Comme l’avait révélé un Béret Vert détaché auprès de la CIA en Jordanie, « personne ne croit en [Timber Sycamore]. On se dit “Rien à foutre !” (…) Tout le monde sur le terrain sait qu’ils sont des djihadistes. Personne ne croit en cette mission (…) et [nos gars] savent qu’ils sont juste en train de former la prochaine génération de djihadistes, donc ils sabotent cette opération en se disant “Fait chier, on s’en fout !” (…) Je ne veux pas être responsable d’avoir entraîné des mecs d’al-Nosra se vantant d’avoir été formés par des Américains. » En clair, comme l’a rapporté le journaliste Jack Murphy, « le processus d’accréditation était profondément imparfait, consistant en une vérification d’une base de données [obsolète] et d’un simple entretien. Les rebelles savent se vendre aux Américains lors de telles interviews, mais ils laissent quand même les choses glisser de temps en temps. “Je ne comprends pas pourquoi les gens n’aiment pas al-Nosra”, a déclaré un rebelle aux soldats américains. Beaucoup avaient des sympathies pour les groupes terroristes tels qu’al-[Qaïda] et Daech. » Ce même problème fut constaté en Turquie chez « près de 95% » des rebelles, amenant un Béret Vert à résumer sa mission avec une ironie cinglante : « s’asseoir dans l’arrière-salle et boire du chai en regardant les Turcs entraîner les futurs terroristes ».

 

Comme l’écrivait l’un de nos contacts à la lecture des révélations de NordicMonitor.com, « il n’est pas interdit de se demander dans quelle mesure la CIA a pu fermer les yeux » sur les agissements turcs. À l’aune des témoignages des Bérets Verts que nous venons de citer, l’Agence s’est laissée « berner » par ses homologues du MIT, et le processus d’accréditation des rebelles qu’elle gérait n’était fiable ni en Jordanie, ni en Turquie.
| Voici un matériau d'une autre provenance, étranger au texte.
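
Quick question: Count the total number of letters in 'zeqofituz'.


Spell out 'zeqofituz' and number each letter: z(1), e(2), q(3), o(4), f(5), i(6), t(7), u(8), z(9). Total: 9 letters.

9


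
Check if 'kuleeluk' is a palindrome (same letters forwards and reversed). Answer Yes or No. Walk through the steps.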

Par conséquent, comme nous le verrons dans la partie suivante de notre analyse, il n’est pas étonnant que cette Armée Syrienne Libre pourtant vantée et soutenue par les puissances occidentales ait étroitement collaboré avec la nébuleuse djihadiste anti-Assad, y compris avec Daech et le Front al-Nosra. Hélas, nous constaterons également que les officiers turcs ayant tenté de s’opposer à ces politiques ont été durement réprimés, l’un d’entre eux ayant même été liquidé. Manifestement, il ne fait pas bon s’opposer aux basses oeuvres du « sultan » Erdogan.